By Aleksandra Vujicic

Although brain research has seen many major advancements over the past few decades, neuroscientists still face a huge limitation in not having access to human brain tissue for molecular and genetic research. 

Until recently, researchers had to rely on post-mortem brains or animal models to study brain development and what may go awry in psychiatric disease. Although investigating mouse and rat brains has led to major psychiatric discoveries, there’s still quite a translational gap when comparing these alternative models to a much more complex human brain.

Aislinn Williams, MD, PhD, assistant professor of psychiatry, who recently joined the Department of Psychiatry and the Iowa Neuroscience Institute, is working to bridge that gap by using stem cells to create neurons, an approach that has emerged in many modern-day research institutes and is becoming more prominently cited in major research journals.

The process involves taking human skin samples and reprograming skin cells to become brain cells, and sometimes even bits of brain tissue.  

Williams, who received her MD, PhD training at the University of Iowa and went on to complete her psychiatry residency at the University of Michigan, is looking into gene expression patterns that may play an important role for brain development and how normal development may be altered in patients with schizophrenia and bipolar disorder. Her work with stem cells aims to identify the pathways that are important for disease risk, which may ultimately lead to better-targeted treatments.

Williams starts with taking a small skin sample and purifying fibroblasts found underneath the top layer of skin. The cells will keep their DNA structure, but through this two-week process they will lose their connective tissue cell properties and resemble embryonic cells.  Those stem cells can then be used to make neurons.

“At this point, they really are the best system we have for trying to obtain neural tissues from people that we can still talk to,” she said. “We can study what genes are important for brain development.”

Since the new neurons are not derived from embryos but from human subjects, it offers researchers the unique ability to ask questions about symptoms, medications, and other unique features of each patient.

“I’m trying to help bridge the gap between what we know about genetics and what we know about disease,” Williams said. “I think it will help us understand the brain in general and hopefully identify new ways to intervene for people where other interventions haven’t been so helpful.”

The approach offers an exciting, new opportunity to study the human brain, but it’s also a system that is changing and growing rapidly.

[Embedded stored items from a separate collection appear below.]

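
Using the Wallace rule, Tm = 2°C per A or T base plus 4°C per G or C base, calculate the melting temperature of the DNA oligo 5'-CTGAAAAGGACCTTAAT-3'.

46°C

Scanning the sequence gives T=4, C=3, A=7, G=3.
So N_AT = 11 and N_GC = 6.
Tm = 4·6 + 2·11 = 24 + 22 = 46°C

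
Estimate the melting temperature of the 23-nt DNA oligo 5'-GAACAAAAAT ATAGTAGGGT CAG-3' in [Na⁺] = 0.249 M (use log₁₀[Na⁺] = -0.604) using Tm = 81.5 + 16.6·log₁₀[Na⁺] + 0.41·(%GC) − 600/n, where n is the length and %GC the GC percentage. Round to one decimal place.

59.6°C

Length n = 23. Counting bases: C=2, A=11, T=4, G=6
G+C = 8, so %GC = 8/23 × 100 = 34.783%
Salt term: 16.6 × (-0.604) = -10.026
GC term: 0.41 × 34.783 = 14.261; length term: −600/23 = −26.087
Tm = 81.5 + (-10.026) + 14.261 − 26.087 = 59.648 → 59.6°C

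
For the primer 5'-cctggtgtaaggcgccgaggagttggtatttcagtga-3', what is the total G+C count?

20

Base counts: T=10, C=6, A=7, G=14
Total G or C: 14 + 6 = 20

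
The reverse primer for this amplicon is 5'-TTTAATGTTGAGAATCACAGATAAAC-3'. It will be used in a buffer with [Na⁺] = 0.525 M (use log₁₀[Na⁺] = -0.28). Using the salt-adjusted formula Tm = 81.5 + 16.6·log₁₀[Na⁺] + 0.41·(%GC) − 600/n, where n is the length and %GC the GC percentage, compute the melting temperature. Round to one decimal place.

64.8°C

Length n = 26. Base counts: G=4, T=8, A=11, C=3
G+C = 7, so %GC = 7/26 × 100 = 26.923%
Salt term: 16.6 × (-0.28) = -4.648
GC term: 0.41 × 26.923 = 11.038; length term: −600/26 = −23.077
Tm = 81.5 + (-4.648) + 11.038 − 23.077 = 64.813 → 64.8°C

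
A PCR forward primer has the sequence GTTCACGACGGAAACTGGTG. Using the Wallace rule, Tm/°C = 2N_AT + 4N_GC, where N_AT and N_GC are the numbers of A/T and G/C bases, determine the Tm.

Scanning the sequence gives T=4, G=7, C=4, A=5.
So N_AT = 9 and N_GC = 11.
Tm = 2×9 + 4×11 = 62°C

62°C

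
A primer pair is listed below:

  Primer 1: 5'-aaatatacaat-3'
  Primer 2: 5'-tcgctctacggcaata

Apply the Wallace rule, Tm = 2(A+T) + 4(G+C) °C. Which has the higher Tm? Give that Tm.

Primer 2, 48°C

Primer 1: A+T=10, G+C=1 → Tm = 2(10)+4(1) = 24°C
Primer 2: A+T=8, G+C=8 → Tm = 2(8)+4(8) = 48°C
24°C vs 48°C → primer 2 is higher.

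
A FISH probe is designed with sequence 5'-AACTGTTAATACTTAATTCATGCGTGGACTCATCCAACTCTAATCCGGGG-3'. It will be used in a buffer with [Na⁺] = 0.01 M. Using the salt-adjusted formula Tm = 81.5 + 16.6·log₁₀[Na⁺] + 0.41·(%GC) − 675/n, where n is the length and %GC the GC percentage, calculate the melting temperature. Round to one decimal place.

52.0°C

Length n = 50. Counting bases: A=14, G=9, T=15, C=12
G+C = 21, so %GC = 21/50 × 100 = 42%
Salt term: 16.6 × (-2) = -33.2
GC term: 0.41 × 42 = 17.22; length term: −675/50 = −13.5
Tm = 81.5 + (-33.2) + 17.22 − 13.5 = 52.02 → 52.0°C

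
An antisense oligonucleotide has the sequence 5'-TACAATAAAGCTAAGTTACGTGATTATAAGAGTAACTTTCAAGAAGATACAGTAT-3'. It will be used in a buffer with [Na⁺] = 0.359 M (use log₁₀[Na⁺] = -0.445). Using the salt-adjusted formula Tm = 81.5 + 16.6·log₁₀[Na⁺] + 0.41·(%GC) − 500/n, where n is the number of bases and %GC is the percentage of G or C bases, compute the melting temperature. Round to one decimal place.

76.2°C

Length n = 55. T=16, C=6, A=24, G=9
G+C = 15, so %GC = 15/55 × 100 = 27.273%
Salt term: 16.6 × (-0.445) = -7.387
GC term: 0.41 × 27.273 = 11.182; length term: −500/55 = −9.091
Tm = 81.5 + (-7.387) + 11.182 − 9.091 = 76.204 → 76.2°C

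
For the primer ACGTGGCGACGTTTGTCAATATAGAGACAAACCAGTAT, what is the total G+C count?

16

Scanning the sequence gives G=9, A=13, C=7, T=9.
G+C = 9 + 7 = 16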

Researchers aren’t quite able to create a whole human brain from stem cells but some labs have been able to develop what’s known as cerebral organoids, or a cluster of stem cells that generate brain-like tissue. Over time, the, clusters of living brain cells start to develop layers of the cortex like what is seen during embryonic development.

“I would’ve thought this was complete science fiction, but it’s something that stem cells have shown us is possible,” Williams said. “We aren’t making brains but we are looking at the early embryonic and fetal processes that contribute to brain development.”

Williams, who has already set up a lab to continue both her animal and stem cell work, chose to join the INI because of the resources and mentorship it provides. She was impressed by the imaging and animal facilities within steps of one other and an impressive set of mentors that are nationally and internationally renowned, including Ted Abel, PhD, Director of the INI.

“That’s really what pulled me in, knowing that the department knew how to build successful research programs,” she said. “They do it all the time, and they’ve been doing it for many years. And then you add on with the collaborative synergy between the department and the INI…that kind of energy is pretty rare.”